How do you simplify #(6sqrt5)/(5sqrt3)#?

1 Answer

Answer:

#((2sqrt(15))/(5))#

Explanation:

Let's first talk about what it is about this fraction that needs simplification. When we divide by an integer (so a number such as 2 or -4), we are dividing by something that is definite and certain. When we divide by an irrational number (such as a square root), we are now dividing by something that as neat and tidy as it was by dividing by an integer.

So by "simplify", the question is really asking you to get rid of the #sqrt(3)# in the denominator.

Simplification questions often use creative forms of the number 1. Remember that 1 = anything/that same anything. So using the appropriate "anything" is the key.

The #sqrt(3)# in the denominator will decide what the appropriate "anything" should be.

Remember that #sqrt(x)# times #sqrt(x)# = x. So we can multiply #sqrt(3)# by itself and get rid of the square root.
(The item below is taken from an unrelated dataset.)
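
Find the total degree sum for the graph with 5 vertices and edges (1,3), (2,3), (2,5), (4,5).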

But we can't simply multiply the denominator by #sqrt(3)# because that would change the value of the fraction we are working on. We need to multiply the whole fraction by 1. So multiplying #(6sqrt(5))/(5sqrt(3))# by #(sqrt(3)/sqrt(3))# (remember that #(sqrt(3)/sqrt(3))#=1) will give us

#((6sqrt(5)sqrt(3))/(5sqrt(3)sqrt(3)))#

which equals

#((6sqrt(15))/(5*3))#

Dividing the denominator 3 into the numerator 6 gives

#((2sqrt(15))/(5))#